Cette loi instaure un droit d'alerte pour toute personne, physique ou morale, sur un fait, une donnée ou une action, dès lors que la méconnaissance de ce fait, de cette donnée ou de cette action lui paraît faire peser un risque grave sur la santé publique ou sur l'environnement.

Les travailleurs et le CHSCT disposaient déjà d'un droit d'alerte (et de retrait) en cas de danger grave et imminent pour la vie, la santé ou la sécurité (article L. 4131-1 et suivants du Code du travail).

Le droit d'alerte est maintenant étendu en matière de santé publique et d'environnement, étant précisé que ce droit d'alerte peut être actionné en cas de « risque grave » (pas nécessairement imminent) et qu'aucun droit de retrait n'est prévu.

L'information du CHSCT est complétée :
  • En cas d'alerte actionnée par un travailleur, l'employeur doit informer le CHSCT de cette alerte.
    En cas d'événement grave lié à l'activité de l'établissement ayant porté atteinte ou ayant pu porter atteinte à la santé publique ou à l'environnement, l'employeur doit réunir le CHSCT.
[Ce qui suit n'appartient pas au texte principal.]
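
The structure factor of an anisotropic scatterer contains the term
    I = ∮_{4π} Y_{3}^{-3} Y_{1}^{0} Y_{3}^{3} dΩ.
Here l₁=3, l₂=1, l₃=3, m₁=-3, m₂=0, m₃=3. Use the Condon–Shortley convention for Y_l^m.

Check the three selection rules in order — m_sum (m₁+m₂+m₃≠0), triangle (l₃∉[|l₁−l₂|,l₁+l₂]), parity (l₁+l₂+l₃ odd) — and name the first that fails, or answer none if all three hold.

Σmᵢ = 0  ✓
l₃∈[|l₁−l₂|,l₁+l₂]=[2,4], have l₃=3  ✓
Σlᵢ = 7 ⇒ odd  ✗

parity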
L'information des travailleurs est également complétée :
  • L'employeur doit organiser et dispenser une information des travailleurs sur les risques que peuvent faire peser sur la santé publique ou l'environnement des produits ou procédés de fabrication utilisés ou mis en oeuvre par l'établissement ainsi que sur les mesures prises pour y remédier.

Le lanceur d'alerte est protégé (article L. 1351-1 du Code de la santé publique).